Шар катится, и никогда нельзя будет установить, где берет свое начало какал-то история - на небе или на земле. Истине служит тот, кто утверждает, что все они соответственно и одновременно разыгрываются здесь и там и только нашему глазу кажется, будто они опускаются и вновь поднимаются. Истории опускаются, подобно тому как бог становится человеком, они становятся земными и, так сказать, омещаниваются, - в качестве примера можно снова припомнить историю, которой любили хвастаться люди Иакова, так называемую борьбу с царями, историю о том, как Аврам побил полчища царей Востока, чтобы освободить своего "брата" Лота. Ранние редакторы и ученые толкователи историй патриархов считают непреложной истиной, что этих царей Аврам преследовал, побил и отогнал за Дамаск не с тремястами восемнадцатью воинами, как то знал Иосиф, а с одним лишь своим рабом Елиезером; что за них, за Аврама и Елиезера, сражались звезды, благодаря чему они победили и обратили в бегство врагов. Случалось, что и сам Елиезер рассказывал Иосифу эту историю так - мальчик привык к этому варианту. Но нельзя не заметить, что в таком виде этот рассказ теряет тот земной, хотя и героический характер, который придали ему балагурящие пастухи, и приобретает взамен другой. Когда слушаешь его, кажется, - и такое впечатление довольно определенно складывалось также у Иосифа, будто это два бога, господин и слуга, побили в бою полчища великанов или меньших элохимов; а это, несомненно, означает правомерное и полезное для истины возведение данного события к его небесной форме и его восстановление в ней. Но следует ли поэтому отрицать его земную действительность? Напротив, его надземная истинность и действительность подтверждает земную. Ибо то, что вверху, опускается вниз; но то, что происходит внизу, и не смогло бы случиться, оно, так сказать, не додумалось бы до себя без своего небесного образца и подобья.
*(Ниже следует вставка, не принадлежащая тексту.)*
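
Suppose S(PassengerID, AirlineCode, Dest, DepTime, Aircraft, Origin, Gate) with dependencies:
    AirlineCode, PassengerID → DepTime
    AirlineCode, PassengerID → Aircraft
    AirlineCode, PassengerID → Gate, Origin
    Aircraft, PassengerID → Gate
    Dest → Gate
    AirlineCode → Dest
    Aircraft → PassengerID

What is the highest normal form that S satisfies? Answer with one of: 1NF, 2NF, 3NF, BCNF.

Candidate keys: {Aircraft, AirlineCode}, {AirlineCode, PassengerID}. Prime attributes: {Aircraft, AirlineCode, PassengerID}.
Aircraft, PassengerID → Gate breaks BCNF: {Aircraft, PassengerID}⁺ = {Aircraft, Gate, PassengerID}, so {Aircraft, PassengerID} is not a superkey.
Because {Gate} is non-prime and the left side of Aircraft, PassengerID → Gate is not a superkey, the relation is not in 3NF.
Since {Aircraft} ⊂ {Aircraft, AirlineCode} and {Aircraft}⁺ ⊇ {Gate} with {Gate} non-prime, there is a partial dependency; 2NF fails.

1NF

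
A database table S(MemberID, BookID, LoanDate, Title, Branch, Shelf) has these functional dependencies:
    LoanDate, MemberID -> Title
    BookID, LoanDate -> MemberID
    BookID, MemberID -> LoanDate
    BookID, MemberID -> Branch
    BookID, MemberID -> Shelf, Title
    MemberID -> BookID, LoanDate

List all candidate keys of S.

{MemberID}⁺ = {BookID, Branch, LoanDate, MemberID, Shelf, Title}, which is every attribute, so {MemberID} is a candidate key.
{BookID, LoanDate}⁺ = {BookID, Branch, LoanDate, MemberID, Shelf, Title}, which is every attribute, so {BookID, LoanDate} is a candidate key.
No proper subset of any of these is a key, and no other minimal superkey exists.

{BookID, LoanDate}, {MemberID}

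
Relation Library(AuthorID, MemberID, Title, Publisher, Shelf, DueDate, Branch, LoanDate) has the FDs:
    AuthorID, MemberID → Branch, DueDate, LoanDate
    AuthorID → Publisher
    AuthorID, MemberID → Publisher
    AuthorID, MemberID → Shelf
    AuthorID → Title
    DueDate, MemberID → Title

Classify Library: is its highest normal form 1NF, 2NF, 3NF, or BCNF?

1NF

Candidate key: {AuthorID, MemberID}. Prime attributes: {AuthorID, MemberID}.
For AuthorID → Publisher we have {AuthorID}⁺ = {AuthorID, Publisher, Title}; {AuthorID} is not a superkey, so BCNF fails.
Because {Publisher} is non-prime and the left side of AuthorID → Publisher is not a superkey, the relation is not in 3NF.
The proper key subset {AuthorID} of {AuthorID, MemberID} determines non-prime {Publisher, Title}, so the relation is not even in 2NF.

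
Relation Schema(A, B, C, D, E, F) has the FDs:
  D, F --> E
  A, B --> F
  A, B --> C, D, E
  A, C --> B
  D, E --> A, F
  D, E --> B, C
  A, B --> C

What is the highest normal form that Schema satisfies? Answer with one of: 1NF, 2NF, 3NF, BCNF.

BCNF

Candidate keys: {A, B}, {A, C}, {D, E}, {D, F}. Prime attributes: {A, B, C, D, E, F}.
Every FD has a superkey on the left, so the relation is in BCNF.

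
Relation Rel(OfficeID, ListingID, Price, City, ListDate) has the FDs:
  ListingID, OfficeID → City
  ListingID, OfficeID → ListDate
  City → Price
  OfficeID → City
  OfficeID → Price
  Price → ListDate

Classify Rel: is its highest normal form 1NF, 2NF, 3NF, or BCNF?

1NF

Candidate key: {ListingID, OfficeID}. Prime attributes: {ListingID, OfficeID}.
City → Price: {City}⁺ = {City, ListDate, Price}, which is not all of the attributes, so the left side is not a superkey — BCNF is violated.
Because {Price} is non-prime and the left side of City → Price is not a superkey, the relation is not in 3NF.
The proper key subset {OfficeID} of {ListingID, OfficeID} determines non-prime {City, ListDate, Price}, so the relation is not even in 2NF.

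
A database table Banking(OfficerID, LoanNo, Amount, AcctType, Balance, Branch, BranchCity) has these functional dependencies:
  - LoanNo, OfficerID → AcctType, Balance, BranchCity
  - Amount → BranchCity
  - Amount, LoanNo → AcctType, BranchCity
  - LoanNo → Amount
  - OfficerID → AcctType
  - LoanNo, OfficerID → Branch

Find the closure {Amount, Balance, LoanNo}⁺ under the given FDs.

Start with {Amount, Balance, LoanNo}.
Amount → BranchCity applies; add {BranchCity} → now {Amount, Balance, BranchCity, LoanNo}.
Amount, LoanNo → AcctType, BranchCity applies; add {AcctType} → now {AcctType, Amount, Balance, BranchCity, LoanNo}.
No further FD applies.

{AcctType, Amount, Balance, BranchCity, LoanNo}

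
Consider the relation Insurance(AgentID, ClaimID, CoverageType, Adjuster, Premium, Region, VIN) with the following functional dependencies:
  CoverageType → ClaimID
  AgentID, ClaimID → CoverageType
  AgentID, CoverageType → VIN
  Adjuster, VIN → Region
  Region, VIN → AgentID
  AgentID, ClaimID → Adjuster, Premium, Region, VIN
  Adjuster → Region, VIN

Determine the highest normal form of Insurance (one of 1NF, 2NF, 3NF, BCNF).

Candidate keys: {Adjuster, ClaimID}, {Adjuster, CoverageType}, {AgentID, ClaimID}, {AgentID, CoverageType}, {ClaimID, Region, VIN}, {CoverageType, Region, VIN}. Prime attributes: {Adjuster, AgentID, ClaimID, CoverageType, Region, VIN}.
CoverageType → ClaimID breaks BCNF: {CoverageType}⁺ = {ClaimID, CoverageType}, so {CoverageType} is not a superkey.
Since {ClaimID} ⊆ prime attributes and every other non-superkey FD also has a prime right side, the schema is in 3NF.

3NF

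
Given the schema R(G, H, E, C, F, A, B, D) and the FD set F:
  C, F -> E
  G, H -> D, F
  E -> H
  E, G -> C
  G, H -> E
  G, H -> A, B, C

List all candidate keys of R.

{C, F, G}, {E, G}, {G, H}

Attributes never on any right-hand side: {G} — every candidate key must contain it.
Closure of {E, G} is {A, B, C, D, E, F, G, H}, the whole schema; {E, G} is a candidate key.
Closure of {G, H} is {A, B, C, D, E, F, G, H}, the whole schema; {G, H} is a candidate key.
Closure of {C, F, G} is {A, B, C, D, E, F, G, H}, the whole schema; {C, F, G} is a candidate key.
No proper subset of any of these is a key, and no other minimal superkey exists.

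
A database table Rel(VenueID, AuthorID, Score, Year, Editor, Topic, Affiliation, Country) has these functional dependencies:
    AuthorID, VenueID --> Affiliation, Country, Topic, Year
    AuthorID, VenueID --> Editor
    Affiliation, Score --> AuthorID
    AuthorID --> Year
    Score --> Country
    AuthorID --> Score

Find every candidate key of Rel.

{Affiliation, Score, VenueID}, {AuthorID, VenueID}

Attributes never on any right-hand side: {VenueID} — every candidate key must contain it.
{AuthorID, VenueID} is a candidate key since {AuthorID, VenueID}⁺ = {Affiliation, AuthorID, Country, Editor, Score, Topic, VenueID, Year} covers every attribute.
{Affiliation, Score, VenueID} is a candidate key since {Affiliation, Score, VenueID}⁺ = {Affiliation, AuthorID, Country, Editor, Score, Topic, VenueID, Year} covers every attribute.
These are minimal and exhaustive — every other superkey contains one of them.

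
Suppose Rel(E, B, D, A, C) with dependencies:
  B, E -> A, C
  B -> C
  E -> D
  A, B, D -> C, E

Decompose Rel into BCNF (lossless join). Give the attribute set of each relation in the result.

Candidate keys of the original relation: {A, B, D}, {B, E}.
{A, B, C, D, E}: {B} determines {B, C} here but is not a superkey — split on B -> C, giving {B, C} and {A, B, D, E}.
{B, C}: every determinant is a superkey — BCNF.
{A, B, D, E}: {E} determines {D, E} here but is not a superkey — split on E -> D, giving {D, E} and {A, B, E}.
{D, E}: every determinant is a superkey — BCNF.
{A, B, E}: every determinant is a superkey — BCNF.

{A, B, E}; {B, C}; {D, E}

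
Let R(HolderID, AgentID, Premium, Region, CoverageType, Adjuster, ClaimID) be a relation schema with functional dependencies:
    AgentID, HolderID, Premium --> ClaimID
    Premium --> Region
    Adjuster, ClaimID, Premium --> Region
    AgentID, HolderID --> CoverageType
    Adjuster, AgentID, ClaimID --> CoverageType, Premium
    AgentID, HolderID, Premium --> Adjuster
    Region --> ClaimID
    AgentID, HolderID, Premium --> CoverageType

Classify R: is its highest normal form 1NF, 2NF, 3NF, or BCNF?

Candidate keys: {Adjuster, AgentID, ClaimID, HolderID}, {Adjuster, AgentID, HolderID, Region}, {AgentID, HolderID, Premium}. Prime attributes: {Adjuster, AgentID, ClaimID, HolderID, Premium, Region}.
For Premium --> Region we have {Premium}⁺ = {ClaimID, Premium, Region}; {Premium} is not a superkey, so BCNF fails.
Because {CoverageType} is non-prime and the left side of AgentID, HolderID --> CoverageType is not a superkey, the relation is not in 3NF.
The proper key subset {AgentID, HolderID} of {AgentID, HolderID, Premium} determines non-prime {CoverageType}, so the relation is not even in 2NF.

1NF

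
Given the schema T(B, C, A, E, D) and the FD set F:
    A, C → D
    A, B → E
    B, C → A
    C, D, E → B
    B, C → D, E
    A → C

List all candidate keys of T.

{A, B}, {A, E}, {B, C}, {C, D, E}

{A, B}⁺ = {A, B, C, D, E}, which is every attribute, so {A, B} is a candidate key.
{A, E}⁺ = {A, B, C, D, E}, which is every attribute, so {A, E} is a candidate key.
{B, C}⁺ = {A, B, C, D, E}, which is every attribute, so {B, C} is a candidate key.
{C, D, E}⁺ = {A, B, C, D, E}, which is every attribute, so {C, D, E} is a candidate key.
No proper subset of any of these is a key, and no other minimal superkey exists.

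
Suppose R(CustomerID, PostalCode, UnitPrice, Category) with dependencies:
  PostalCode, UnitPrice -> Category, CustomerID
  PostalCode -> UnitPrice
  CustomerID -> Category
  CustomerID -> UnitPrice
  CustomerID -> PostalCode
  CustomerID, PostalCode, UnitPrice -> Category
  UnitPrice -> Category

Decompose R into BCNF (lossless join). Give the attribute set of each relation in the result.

{Category, UnitPrice}; {CustomerID, PostalCode, UnitPrice}

Candidate keys of the original relation: {CustomerID}, {PostalCode}.
In {Category, CustomerID, PostalCode, UnitPrice}, {UnitPrice} is not a superkey ({UnitPrice}⁺ restricted to this set is {Category, UnitPrice}), so split on UnitPrice -> Category into {Category, UnitPrice} and {CustomerID, PostalCode, UnitPrice}.
{Category, UnitPrice} is in BCNF.
{CustomerID, PostalCode, UnitPrice} is in BCNF.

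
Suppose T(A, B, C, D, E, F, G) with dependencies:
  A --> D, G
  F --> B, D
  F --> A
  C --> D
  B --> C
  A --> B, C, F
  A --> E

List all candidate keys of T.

{A} is a candidate key since {A}⁺ = {A, B, C, D, E, F, G} covers every attribute.
{F} is a candidate key since {F}⁺ = {A, B, C, D, E, F, G} covers every attribute.
No proper subset of any of these is a key, and no other minimal superkey exists.

{A}, {F}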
В Авраме стало плотью то, что прежде было звездной субстанцией, и когда он победоносно прогонял заевфратских разбойников, он опирался и полагался на божественный образец.
Не было ли, например, и у истории о сватовстве Елиезера своей собственной истории, на которую она опиралась и на которую мог положиться ее герой и рассказчик, переживая ее и рассказывая? Ее старик тоже порою странно видоизменял, и через хранителей предания она дошла до нас также и в измененном виде. Так вот, хранители эти утверждают, что, будучи послан Аврамом за невестой для Исаака в Месопотамию, Елиезер затратил на дорогу из Беэршивы в Харран - а на дорогу эту требуется двадцать, самое меньшее семнадцать дней, - что Елиезер затратил на нее три дня, потому что "земля скакала ему навстречу". Это можно понимать только в переносном смысле, ибо точно известно, что земля никому не бежит и не скачет навстречу; но тому, кто движется по ней с большой легкостью, как бы на крылатых ногах, кажется, будто она это делает. Кстати, учители и не говорят, что это путешествие проходило обычно, караваном, с навьюченной на животных поклажей; о десяти верблюдах они не упоминают. Свет, какой они бросают на эту историю, создает несомненное впечатление, что родной сын и гонец Аврама проделал свой путь один и притом каким-то окрыленнейшим способом со скоростью, для объяснения которой недостаточно крылышек на ногах, так что невольно представляешь себе крылышки и на его шапочке... Короче, в этом освещении плотски-земное путешествие Елиезера предстает опустившейся историей, в которой он опирался на историю надземную, отчего позднее, в присутствии Иосифа, путал не только грамматические формы, но немного и формы самой истории и говорил, что земля "скакала ему навстречу".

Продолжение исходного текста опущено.